School of forestry and environmental studies

School Notes: School of the Environment
July/August 2013

Ingrid C. “Indy” Burke | http://environment.yale.edu

Modernizing land stewardship

A collaboration between Yale’s Global Institute of Sustainable Forestry and Wyoming’s Ucross Foundation will help develop systems and demonstrations of integrating local know-how with modern science and technology for land stewardship in the High Plains. Chadwick Dearing Oliver, Pinchot Professor of Forestry and Environmental Studies, who heads the new program, emphasizes that “effective management means efficiency on the one hand, but not losing the unique lifestyle that makes the High Plains special. That is, we need to manage for as many values as possible—and make no more tradeoffs and sacrifices among values than necessary.” The UCross Foundation is led by Raymond Plank ’44.

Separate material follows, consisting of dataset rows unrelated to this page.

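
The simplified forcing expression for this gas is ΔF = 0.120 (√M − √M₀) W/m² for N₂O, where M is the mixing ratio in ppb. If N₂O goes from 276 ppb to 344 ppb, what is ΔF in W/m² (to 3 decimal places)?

ΔF = 0.232 W/m²

N₂O: 0.120 × (√344 − √276) = 0.120 × (18.5472 − 16.6132) = 0.120 × 1.9340 = 0.2321 W/m².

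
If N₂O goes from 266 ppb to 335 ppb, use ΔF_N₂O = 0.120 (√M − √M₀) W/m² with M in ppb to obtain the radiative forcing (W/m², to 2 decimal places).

ΔF = 0.24 W/m²

N₂O: 0.120 × (√335 − √266) = 0.120 × (18.3030 − 16.3095) = 0.120 × 1.9935 = 0.2392 W/m².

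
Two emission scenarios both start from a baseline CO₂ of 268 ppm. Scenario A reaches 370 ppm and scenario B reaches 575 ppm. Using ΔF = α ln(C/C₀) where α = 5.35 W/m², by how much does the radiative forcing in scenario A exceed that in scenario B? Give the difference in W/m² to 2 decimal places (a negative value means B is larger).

ΔF_A − ΔF_B = -2.36 W/m²

ΔF_A = 5.35 ln(370/268) = 5.35 × 0.32252 = 1.7255 W/m².
ΔF_B = 5.35 ln(575/268) = 5.35 × 0.76338 = 4.0841 W/m².
Difference: 1.7255 − 4.0841 = -2.3586 W/m².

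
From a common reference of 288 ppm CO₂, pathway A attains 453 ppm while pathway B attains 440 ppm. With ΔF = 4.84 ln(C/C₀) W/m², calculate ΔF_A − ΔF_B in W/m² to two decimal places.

ΔF_A = 4.84 ln(453/288) = 4.84 × 0.45293 = 2.1922 W/m².
ΔF_B = 4.84 ln(440/288) = 4.84 × 0.42381 = 2.0512 W/m².
Difference: 2.1922 − 2.0512 = 0.1410 W/m².

ΔF_A − ΔF_B = 0.14 W/m²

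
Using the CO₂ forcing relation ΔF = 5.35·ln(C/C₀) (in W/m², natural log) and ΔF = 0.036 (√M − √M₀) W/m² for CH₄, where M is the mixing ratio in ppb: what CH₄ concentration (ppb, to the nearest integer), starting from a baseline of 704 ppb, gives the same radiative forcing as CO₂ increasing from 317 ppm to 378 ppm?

M ≈ 2776 ppb

CO₂ forcing: 5.35 × ln(378/317) = 5.35 × 0.175992 = 0.94156 W/m².
Set 0.036(√M − √704) = 0.94156: √M = 0.94156/0.036 + √704 = 26.1544 + 26.5330 = 52.6874.
M = (52.6874)² = 2775.96 ppb.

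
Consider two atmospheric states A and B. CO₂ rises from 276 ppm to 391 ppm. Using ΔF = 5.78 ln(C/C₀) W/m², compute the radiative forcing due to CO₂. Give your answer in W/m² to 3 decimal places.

CO₂: 5.78 × ln(391/276) = 5.78 × ln(1.41667) = 5.78 × 0.34831 = 2.0132 W/m².

ΔF = 2.013 W/m²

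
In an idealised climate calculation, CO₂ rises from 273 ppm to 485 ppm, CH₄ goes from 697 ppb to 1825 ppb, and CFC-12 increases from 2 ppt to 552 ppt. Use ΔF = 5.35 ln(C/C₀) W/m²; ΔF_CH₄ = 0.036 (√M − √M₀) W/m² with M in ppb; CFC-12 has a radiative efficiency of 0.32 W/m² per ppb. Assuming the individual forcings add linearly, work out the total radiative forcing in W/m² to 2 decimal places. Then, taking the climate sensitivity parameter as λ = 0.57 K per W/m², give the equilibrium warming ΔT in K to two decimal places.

CO₂: 5.35 × ln(485/273) = 5.35 × ln(1.77656) = 5.35 × 0.57468 = 3.0745 W/m².
CH₄: 0.036 × (√1825 − √697) = 0.036 × (42.7200 − 26.4008) = 0.036 × 16.3192 = 0.5875 W/m².
CFC-12: Δ = 552 − 2 = 550 ppt = 0.550 ppb; ΔF = 0.32 × 0.550 = 0.1760 W/m².
Total ΔF = 3.0745 + 0.5875 + 0.1760 = 3.8380 W/m².
ΔT = λ ΔF = 0.57 × 3.84 = 2.1888 K.

ΔF = 3.84 W/m²; ΔT = 2.19 K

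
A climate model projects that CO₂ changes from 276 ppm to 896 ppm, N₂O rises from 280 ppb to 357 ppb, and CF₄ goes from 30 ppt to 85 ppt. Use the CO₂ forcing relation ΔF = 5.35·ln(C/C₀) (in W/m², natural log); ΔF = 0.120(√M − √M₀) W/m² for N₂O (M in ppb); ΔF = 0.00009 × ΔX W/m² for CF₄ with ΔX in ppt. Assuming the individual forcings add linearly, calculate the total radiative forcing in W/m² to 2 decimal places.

CO₂: 5.35 × ln(896/276) = 5.35 × ln(3.24638) = 5.35 × 1.17754 = 6.2998 W/m².
N₂O: 0.120 × (√357 − √280) = 0.120 × (18.8944 − 16.7332) = 0.120 × 2.1612 = 0.2593 W/m².
CF₄: ΔF = 0.00009 × (85 − 30) = 0.00009 × 55 = 0.0050 W/m².
Total ΔF = 6.2998 + 0.2593 + 0.0050 = 6.5641 W/m².

ΔF = 6.56 W/m²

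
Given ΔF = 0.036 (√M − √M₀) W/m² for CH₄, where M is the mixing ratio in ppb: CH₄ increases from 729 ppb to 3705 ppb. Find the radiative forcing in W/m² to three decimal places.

CH₄: 0.036 × (√3705 − √729) = 0.036 × (60.8687 − 27.0000) = 0.036 × 33.8687 = 1.2193 W/m².

ΔF = 1.219 W/m²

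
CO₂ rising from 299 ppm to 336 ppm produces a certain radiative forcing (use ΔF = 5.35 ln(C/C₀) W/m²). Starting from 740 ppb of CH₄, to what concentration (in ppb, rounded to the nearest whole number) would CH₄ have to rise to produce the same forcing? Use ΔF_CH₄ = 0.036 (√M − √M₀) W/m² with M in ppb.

CO₂ forcing: 5.35 × ln(336/299) = 5.35 × 0.116668 = 0.62417 W/m².
Set 0.036(√M − √740) = 0.62417: √M = 0.62417/0.036 + √740 = 17.3381 + 27.2029 = 44.5410.
M = (44.5410)² = 1983.90 ppb.

M ≈ 1984 ppb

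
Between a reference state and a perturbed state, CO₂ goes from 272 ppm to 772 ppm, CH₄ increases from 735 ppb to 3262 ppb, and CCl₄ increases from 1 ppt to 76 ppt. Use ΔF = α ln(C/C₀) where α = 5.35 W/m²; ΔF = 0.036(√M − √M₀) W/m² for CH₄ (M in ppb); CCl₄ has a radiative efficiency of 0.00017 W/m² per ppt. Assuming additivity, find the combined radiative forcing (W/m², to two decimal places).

CO₂: 5.35 × ln(772/272) = 5.35 × ln(2.83824) = 5.35 × 1.04318 = 5.5810 W/m².
CH₄: 0.036 × (√3262 − √735) = 0.036 × (57.1139 − 27.1109) = 0.036 × 30.0030 = 1.0801 W/m².
CCl₄: ΔF = 0.00017 × (76 − 1) = 0.00017 × 75 = 0.0128 W/m².
Total ΔF = 5.5810 + 1.0801 + 0.0128 = 6.6739 W/m².

ΔF = 6.67 W/m²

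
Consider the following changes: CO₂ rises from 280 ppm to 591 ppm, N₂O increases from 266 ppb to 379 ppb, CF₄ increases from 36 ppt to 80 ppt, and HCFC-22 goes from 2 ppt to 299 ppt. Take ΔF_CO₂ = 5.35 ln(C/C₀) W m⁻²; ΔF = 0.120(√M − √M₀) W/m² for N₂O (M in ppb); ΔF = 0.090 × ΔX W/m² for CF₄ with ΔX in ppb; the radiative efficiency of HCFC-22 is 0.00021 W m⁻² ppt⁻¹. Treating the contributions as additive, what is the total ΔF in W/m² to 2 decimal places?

CO₂: 5.35 × ln(591/280) = 5.35 × ln(2.11071) = 5.35 × 0.74702 = 3.9966 W/m².
N₂O: 0.120 × (√379 − √266) = 0.120 × (19.4679 − 16.3095) = 0.120 × 3.1584 = 0.3790 W/m².
CF₄: Δ = 80 − 36 = 44 ppt = 0.044 ppb; ΔF = 0.090 × 0.044 = 0.0040 W/m².
HCFC-22: ΔF = 0.00021 × (299 − 2) = 0.00021 × 297 = 0.0624 W/m².
Total ΔF = 3.9966 + 0.3790 + 0.0040 + 0.0624 = 4.4420 W/m².

ΔF = 4.44 W/m²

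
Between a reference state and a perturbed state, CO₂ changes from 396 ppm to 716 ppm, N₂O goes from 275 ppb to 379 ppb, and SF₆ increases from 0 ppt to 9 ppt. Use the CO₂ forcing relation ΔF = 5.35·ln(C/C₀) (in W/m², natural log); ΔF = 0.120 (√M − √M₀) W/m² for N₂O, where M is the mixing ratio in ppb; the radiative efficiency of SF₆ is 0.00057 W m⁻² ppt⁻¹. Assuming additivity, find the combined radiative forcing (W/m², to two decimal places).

ΔF = 3.52 W/m²

CO₂: 5.35 × ln(716/396) = 5.35 × ln(1.80808) = 5.35 × 0.59227 = 3.1686 W/m².
N₂O: 0.120 × (√379 − √275) = 0.120 × (19.4679 − 16.5831) = 0.120 × 2.8848 = 0.3462 W/m².
SF₆: ΔF = 0.00057 × (9 − 0) = 0.00057 × 9 = 0.0051 W/m².
Total ΔF = 3.1686 + 0.3462 + 0.0051 = 3.5199 W/m².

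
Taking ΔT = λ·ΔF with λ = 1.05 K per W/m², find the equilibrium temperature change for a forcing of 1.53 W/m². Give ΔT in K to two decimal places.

ΔT = 1.61 K

ΔT = λ ΔF = 1.05 × 1.53 = 1.6065 K.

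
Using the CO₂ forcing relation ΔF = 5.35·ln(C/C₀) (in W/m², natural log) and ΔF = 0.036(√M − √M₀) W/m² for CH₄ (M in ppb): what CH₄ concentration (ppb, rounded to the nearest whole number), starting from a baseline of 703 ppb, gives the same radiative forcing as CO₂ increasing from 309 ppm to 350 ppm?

CO₂ forcing: 5.35 × ln(350/309) = 5.35 × 0.124592 = 0.66657 W/m².
Set 0.036(√M − √703) = 0.66657: √M = 0.66657/0.036 + √703 = 18.5158 + 26.5141 = 45.0299.
M = (45.0299)² = 2027.69 ppb.

M ≈ 2028 ppb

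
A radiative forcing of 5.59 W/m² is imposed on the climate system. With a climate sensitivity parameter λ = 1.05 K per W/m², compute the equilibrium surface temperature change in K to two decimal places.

ΔT = 5.87 K

ΔT = λ ΔF = 1.05 × 5.59 = 5.8695 K.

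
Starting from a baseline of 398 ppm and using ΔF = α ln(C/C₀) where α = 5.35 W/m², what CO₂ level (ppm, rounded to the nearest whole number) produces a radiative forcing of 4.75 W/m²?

C ≈ 967 ppm

Set 5.35 ln(C/398) = 4.75, so ln(C/398) = 4.75/5.35 = 0.88785.
Then C/398 = e^0.88785 = 2.42990, giving C = 398 × 2.42990 = 967.10 ppm.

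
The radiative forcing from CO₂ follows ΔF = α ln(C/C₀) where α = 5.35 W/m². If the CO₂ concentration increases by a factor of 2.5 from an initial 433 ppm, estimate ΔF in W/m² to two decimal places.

ΔF = 4.90 W/m²

ΔF = 5.35 × ln(2.5) = 5.35 × 0.91629 = 4.9022 W/m².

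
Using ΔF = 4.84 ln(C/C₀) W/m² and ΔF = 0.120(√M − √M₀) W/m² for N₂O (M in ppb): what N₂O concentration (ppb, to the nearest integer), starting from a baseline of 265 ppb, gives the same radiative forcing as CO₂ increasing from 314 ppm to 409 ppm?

M ≈ 726 ppb

CO₂ forcing: 4.84 × ln(409/314) = 4.84 × 0.264322 = 1.27932 W/m².
Set 0.120(√M − √265) = 1.27932: √M = 1.27932/0.120 + √265 = 10.6610 + 16.2788 = 26.9398.
M = (26.9398)² = 725.75 ppb.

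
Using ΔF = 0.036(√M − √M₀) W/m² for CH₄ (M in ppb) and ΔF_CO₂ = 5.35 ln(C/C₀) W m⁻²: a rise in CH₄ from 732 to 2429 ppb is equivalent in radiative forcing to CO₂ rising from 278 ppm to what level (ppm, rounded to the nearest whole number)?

C ≈ 323 ppm

CH₄ forcing: 0.036 × (√2429 − √732) = 0.036 × (49.2849 − 27.0555) = 0.036 × 22.2294 = 0.80026 W/m².
Set 5.35 ln(C/278) = 0.80026: ln(C/278) = 0.80026/5.35 = 0.14958, so C = 278 × e^0.14958 = 278 × 1.16135 = 322.86 ppm.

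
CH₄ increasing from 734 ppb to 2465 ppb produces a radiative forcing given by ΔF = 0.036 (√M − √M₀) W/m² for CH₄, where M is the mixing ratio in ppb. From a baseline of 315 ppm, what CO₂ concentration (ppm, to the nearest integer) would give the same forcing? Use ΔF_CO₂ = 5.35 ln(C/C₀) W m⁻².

CH₄ forcing: 0.036 × (√2465 − √734) = 0.036 × (49.6488 − 27.0924) = 0.036 × 22.5564 = 0.81203 W/m².
Set 5.35 ln(C/315) = 0.81203: ln(C/315) = 0.81203/5.35 = 0.15178, so C = 315 × e^0.15178 = 315 × 1.16390 = 366.63 ppm.

C ≈ 367 ppm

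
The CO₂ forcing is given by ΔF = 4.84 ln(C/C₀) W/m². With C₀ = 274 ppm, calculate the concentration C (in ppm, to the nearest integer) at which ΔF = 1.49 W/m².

Set 4.84 ln(C/274) = 1.49, so ln(C/274) = 1.49/4.84 = 0.30785.
Then C/274 = e^0.30785 = 1.36050, giving C = 274 × 1.36050 = 372.78 ppm.

C ≈ 373 ppm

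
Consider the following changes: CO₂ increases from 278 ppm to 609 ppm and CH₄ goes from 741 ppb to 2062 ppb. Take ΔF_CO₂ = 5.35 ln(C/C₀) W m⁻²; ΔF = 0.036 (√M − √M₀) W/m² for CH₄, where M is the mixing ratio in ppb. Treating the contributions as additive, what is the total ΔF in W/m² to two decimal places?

ΔF = 4.85 W/m²

CO₂: 5.35 × ln(609/278) = 5.35 × ln(2.19065) = 5.35 × 0.78420 = 4.1955 W/m².
CH₄: 0.036 × (√2062 − √741) = 0.036 × (45.4093 − 27.2213) = 0.036 × 18.1880 = 0.6548 W/m².
Total ΔF = 4.1955 + 0.6548 = 4.8503 W/m².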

International environmental fellows

Nine graduate students have been selected as 2013 Andrew Sabin International Environmental Fellows, with each student to receive up to $40,000 of funding for education and post-graduate service in the environmental sector. The Andrew Sabin Family Foundation created the Sabin Fellowship program at Yale in 2011 to provide scholarship support for students from developing countries, and to provide additional postgraduate awards to those students returning to their home countries and regions to pursue environmental careers. The 2013 Sabin Fellows are Elizabeth Babalola (Nigeria), Gladys Caballero (Colombia), Sonam Choden (Bhutan), Yufang Gao (China), Renzo Mendoza Castro (Peru), Lia Nicholson (Antigua and Barbuda), Juer Song (China), Jin Yin (China), and Alemayehu Belay Zeleke (Ethiopia).

Kroon Hall is one of the greenest

In The World’s Greenest Buildings: Promise Versus Performance in Sustainable Design, Kroon Hall, home to the School of Forestry & Environmental Studies, was found to be among the most energy-efficient buildings in North America, with energy use 60 percent below the average US school building. The book is the first of its kind to compare stated against measured building performance in the world’s most high-profile green buildings. Though labels like sustainable and green are increasingly common in the construction sector, research indicates that many buildings are not, in fact, delivering on their claims. In the case of Kroon Hall, while the book relied on 2011 data, subsequent adjustments made to the building’s system settings resulted in a further 25 percent decrease in total energy usage from 2011 to 2012.